22/08/11

Simon Reynolds intervista Simon Reynolds


Simon Reynolds nella sua carriera di giornalista musicale ha scritto un numero indefinito di articoli e ha intervistato decine e decine di artisti. Ma una volta gli è anche capitato di intervistare se stesso, come in Totally Wired. Ecco la prima, interessante domanda che Simon Reynolds ha fatto a Simon Reynolds:

Come hai definito il «post-punk»? Sembra un’entità piuttosto… nebulosa.

Il modo in cui l’ho definito in linea di massima è questo: gruppi che erano stati catalizzati dal punk ma che non suonavano punk rock in modo classico, tipo Pistols/Clash. Non sarebbero esistiti se il punk non gli avesse fornito la spinta iniziale, dandogli la sicurezza di fare da sé, però interpretavano il punk come l’imperativo di continuare a cambiare. La grossa eccezione a questa definizione di «catalizzati dal punk» – e che quindi richiedeva una definizione di secondo livello – erano quelle band, come i Devo e i Cabaret Voltaire, che già esistevano anni prima dell’avvento del punk ma che trovarono un pubblico solo dopo, quando il punk ebbe creato una maggiore apertura, e che di conseguenza sono sempre state considerate «post-punk». C’erano diversi livelli in quella apertura.
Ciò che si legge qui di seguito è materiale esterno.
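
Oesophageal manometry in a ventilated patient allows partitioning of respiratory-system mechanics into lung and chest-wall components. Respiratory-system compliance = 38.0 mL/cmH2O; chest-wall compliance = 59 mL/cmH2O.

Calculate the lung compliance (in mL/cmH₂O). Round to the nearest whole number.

1/CL = 1/Crs − 1/Ccw.
1/CL = 1/38.0 − 1/59 = 0.009367.
CL = 106.76 mL/cmH2O.

107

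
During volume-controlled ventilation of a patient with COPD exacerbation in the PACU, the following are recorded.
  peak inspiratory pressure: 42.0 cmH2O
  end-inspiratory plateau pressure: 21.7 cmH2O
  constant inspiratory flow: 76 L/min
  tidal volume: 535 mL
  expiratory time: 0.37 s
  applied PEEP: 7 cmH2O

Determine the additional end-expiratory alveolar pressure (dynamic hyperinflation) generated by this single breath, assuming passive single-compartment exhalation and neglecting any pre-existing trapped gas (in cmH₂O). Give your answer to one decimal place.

Flow: 76 L/min ÷ 60 = 1.2667 L/s.
R = (PIP − Pplat)/V̇ = (42.0 − 21.7) / 1.2667 = 20.3/1.2667 = 16.026 cmH2O·s/L.
C = Vt/(Pplat − PEEP) = 535.0 / (21.7 − 7) = 535.0/14.7 = 36.395 mL/cmH2O.
τ = R × C = 16.026 × 0.0364 L/cmH2O = 0.5833 s.
Fraction remaining = e^(−Te/τ) = e^(−0.37/0.5833) = 0.5303; trapped volume = 535.0 × 0.5303 = 283.71 mL.
Additional alveolar pressure from trapping ≈ V_trapped / C = 283.71 / 36.395 = 7.795 cmH2O.

7.8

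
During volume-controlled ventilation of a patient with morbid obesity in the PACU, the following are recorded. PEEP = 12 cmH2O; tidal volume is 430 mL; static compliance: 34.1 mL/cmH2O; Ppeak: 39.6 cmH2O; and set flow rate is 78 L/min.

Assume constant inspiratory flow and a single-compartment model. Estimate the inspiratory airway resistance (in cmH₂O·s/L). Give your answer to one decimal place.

Flow: 78 L/min ÷ 60 = 1.3 L/s.
Equation of motion (constant flow): PIP = Vt/C + R·V̇ + PEEP.
R·V̇ = PIP − Vt/C − PEEP = 39.6 − 430/34.1 − 12 = 39.6 − 12.61 − 12 = 14.99 cmH2O.
R = 14.99 / 1.3 = 11.531 cmH2O·s/L.

11.5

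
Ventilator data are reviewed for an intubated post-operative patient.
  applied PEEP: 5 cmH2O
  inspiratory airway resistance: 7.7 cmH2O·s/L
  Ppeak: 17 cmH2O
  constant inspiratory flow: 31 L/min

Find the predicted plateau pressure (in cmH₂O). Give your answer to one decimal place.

Flow: 31 L/min ÷ 60 = 0.5167 L/s.
Pplat = PIP − Raw × flow = 17 − 7.7 × 0.5167 = 17 − 3.979 = 13.021 cmH2O.

13.0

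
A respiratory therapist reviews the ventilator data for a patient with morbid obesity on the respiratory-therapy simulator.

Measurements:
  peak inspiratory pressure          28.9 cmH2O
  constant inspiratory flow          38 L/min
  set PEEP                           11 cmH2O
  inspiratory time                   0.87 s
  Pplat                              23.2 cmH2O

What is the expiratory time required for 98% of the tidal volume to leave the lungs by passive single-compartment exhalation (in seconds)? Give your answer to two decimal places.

Flow: 38 L/min ÷ 60 = 0.6333 L/s.
Vt = flow × Ti = 0.6333 L/s × 0.87 s × 1000 mL/L = 550.97 mL.
R = (PIP − Pplat)/V̇ = (28.9 − 23.2) / 0.6333 = 5.7/0.6333 = 9.0 cmH2O·s/L.
C = Vt/(Pplat − PEEP) = 550.97 / (23.2 − 11) = 550.97/12.2 = 45.161 mL/cmH2O.
τ = R × C = 9.0 × 0.04516 L/cmH2O = 0.4064 s.
t = −τ·ln(1 − 0.98) = −0.4064·ln(0.02) = 1.59 s.

1.59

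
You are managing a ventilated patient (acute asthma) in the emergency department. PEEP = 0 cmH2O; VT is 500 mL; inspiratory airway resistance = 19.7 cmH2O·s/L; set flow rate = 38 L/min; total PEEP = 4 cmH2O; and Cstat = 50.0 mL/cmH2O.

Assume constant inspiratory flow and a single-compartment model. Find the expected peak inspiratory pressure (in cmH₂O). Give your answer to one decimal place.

Flow: 38 L/min ÷ 60 = 0.6333 L/s.
Total PEEP = 4 cmH2O (set 0 + intrinsic 4); this is the baseline alveolar pressure.
Equation of motion (constant flow): PIP = Vt/C + R·V̇ + PEEP.
PIP = 500/50.0 + 19.7×0.6333 + 4 = 10.0 + 12.476 + 4 = 26.476 cmH2O.

26.5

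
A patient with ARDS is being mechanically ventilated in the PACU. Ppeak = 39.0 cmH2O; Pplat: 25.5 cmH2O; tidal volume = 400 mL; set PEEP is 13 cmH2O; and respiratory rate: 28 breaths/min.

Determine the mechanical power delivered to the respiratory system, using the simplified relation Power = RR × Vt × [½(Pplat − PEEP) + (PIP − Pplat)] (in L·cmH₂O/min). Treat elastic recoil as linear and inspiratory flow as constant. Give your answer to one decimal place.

Per-breath work = Vt × [½(Pplat−PEEP) + (PIP−Pplat)] = 0.400 × [0.5×12.5 + 13.5] = 0.400 × 19.75 = 7.9 L·cmH2O.
Power = 28 × 7.9 = 221.2 L·cmH2O/min.

221.2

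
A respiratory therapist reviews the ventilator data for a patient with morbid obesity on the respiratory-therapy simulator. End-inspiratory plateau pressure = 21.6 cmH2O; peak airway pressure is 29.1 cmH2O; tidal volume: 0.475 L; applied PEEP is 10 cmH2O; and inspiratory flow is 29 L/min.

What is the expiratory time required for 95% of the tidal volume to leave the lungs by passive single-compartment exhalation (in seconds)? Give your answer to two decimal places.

Flow: 29 L/min ÷ 60 = 0.4833 L/s.
R = (PIP − Pplat)/V̇ = (29.1 − 21.6) / 0.4833 = 7.5/0.4833 = 15.518 cmH2O·s/L.
C = Vt/(Pplat − PEEP) = 475.0 / (21.6 − 10) = 475.0/11.6 = 40.948 mL/cmH2O.
τ = R × C = 15.518 × 0.04095 L/cmH2O = 0.6355 s.
t = −τ·ln(1 − 0.95) = −0.6355·ln(0.05) = 1.904 s.

1.90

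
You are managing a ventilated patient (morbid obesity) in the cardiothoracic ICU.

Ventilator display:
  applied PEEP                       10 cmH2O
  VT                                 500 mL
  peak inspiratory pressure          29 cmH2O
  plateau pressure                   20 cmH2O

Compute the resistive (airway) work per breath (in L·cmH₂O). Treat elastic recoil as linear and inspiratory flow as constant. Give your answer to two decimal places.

4.50

With constant inspiratory flow the resistive pressure is constant at PIP − Pplat = 29 − 20 = 9.0 cmH2O, so resistive work = 9.0 × 0.500 = 4.5 L·cmH2O.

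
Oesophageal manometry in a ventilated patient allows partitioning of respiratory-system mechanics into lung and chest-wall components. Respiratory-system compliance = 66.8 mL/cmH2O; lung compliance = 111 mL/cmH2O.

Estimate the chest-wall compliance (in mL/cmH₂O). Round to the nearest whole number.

1/Ccw = 1/Crs − 1/CL.
1/Ccw = 1/66.8 − 1/111 = 0.005961.
Ccw = 167.76 mL/cmH2O.

168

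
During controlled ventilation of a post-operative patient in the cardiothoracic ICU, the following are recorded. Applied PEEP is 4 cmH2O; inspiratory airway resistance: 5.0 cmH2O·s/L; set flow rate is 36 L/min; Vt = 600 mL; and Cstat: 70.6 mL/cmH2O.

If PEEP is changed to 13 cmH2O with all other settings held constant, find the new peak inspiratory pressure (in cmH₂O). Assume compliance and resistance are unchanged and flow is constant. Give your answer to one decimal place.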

Il punk aveva creato un pubblico affamato di musica stimolante, di estremi di tutti i tipi. Aveva dato uno scossone alle major, che ora si prendevano più facilmente il rischio di mettere sotto contratto una band innovativa, per paura di rimanere indietro. Infine, il punk aveva innescato l’esplosione delle etichette indipendenti, che rappresentavano una rete di distribuzione per tutti quei tipi di musica bizzarra che altrimenti avrebbero dovuto sostenersi con le sole vendite per corrispondenza ma che ora potevano invece raggiungere un pubblico notevolmente più numeroso. Questi tipi di musica avevano anche la possibilità di «significare» in un contesto molto più espanso e ricco di energie.
Forse il modo migliore per pensare al post-punk non è nei termini di un genere ma in quelli di uno spazio di possibilità, dal quale è emerso uno spettro di nuovi generi: dark, industrial, synthpop, mutant disco e altri. Poiché è uno spazio – o forse un discorso sulla musica, più che uno stile musicale – ciò che unisce tutte queste attività è un insieme di imperativi indefiniti: innovazione, eccentricità intenzionale; il rifiuto di tutte le cose che avevano precedenti o che erano «rock’n’roll». Questa indefinitezza incoraggiava la varietà e la divergenza, tanto che alla fine del periodo coperto dal libro la distanza fra un frammento e l’altro del post-punk è diventata molto grande: dal dark al New Pop, dalla «big music» di U2 e Bunnymen alla seconda ondata dell’industrial… Tutti si sono dispersi e hanno preso ognuno la propria strada, spesso del tutto antitetica alle direzioni prese dagli altri. Ma il punto d’origine comune, il mitico luogo dell’unione perduta, è il punk. È il punk il punto di accensione. Il Big Bang.
Perché fermarsi al 1984? La periodizzazione è una faccenda complicata su cui gli storici hanno scritto libri interi: «Che cos’è un’era?», «In quali circostanze si può isolare un segmento temporale come un’epoca definita o delineare uno “spirito dei tempi”?». I periodi sono confusi su entrambe le estremità; si fondono gradualmente per poi sgretolarsi, senza mai sparire del tutto. Nel 1984, però, mi sembrava che ormai le idee e le energie sia del post-punk che della sua inseparabile seconda fase, il New Pop, avessero fatto il loro corso. La maggior parte del gusto all’avanguardia – i musicisti, la critica, i fan – si stava spostando in una direzione rétro. Lo stesso genere di persone che diversi anni prima avrebbe potuto essere nei PiL, negli Scritti, nei Gang of Four, negli Human League non si interessava più della black music contemporanea e non esplorava più l’elettronica; i musicisti erano tornati alla chitarra e alla formazione rock classica, e si erano fissati con gli anni sessanta. Qualche eccezione c’era: un pugno di nuove band aveva ancora fede negli ideali post-punk; l’industrial come genere continuava a crescere; certe figure chiave dell’era postpunk come i Cabaret Voltaire e Mark Stewart seguitavano a fare musica in continuità con le idee del post-punk. Forse si sarebbero potuti vedere Madonna o i Pet Shop Boys come «New Pop tardivo»: moderni ritmi dance + testi eruditi
+ giochi neo-glam con l’immagine e l’identità. Ma la maggioranza della gente influente e al passo con i tempi era occupata a rielaborare il passato del rock. Soprattutto, erano ossessionati dagli anni sessanta.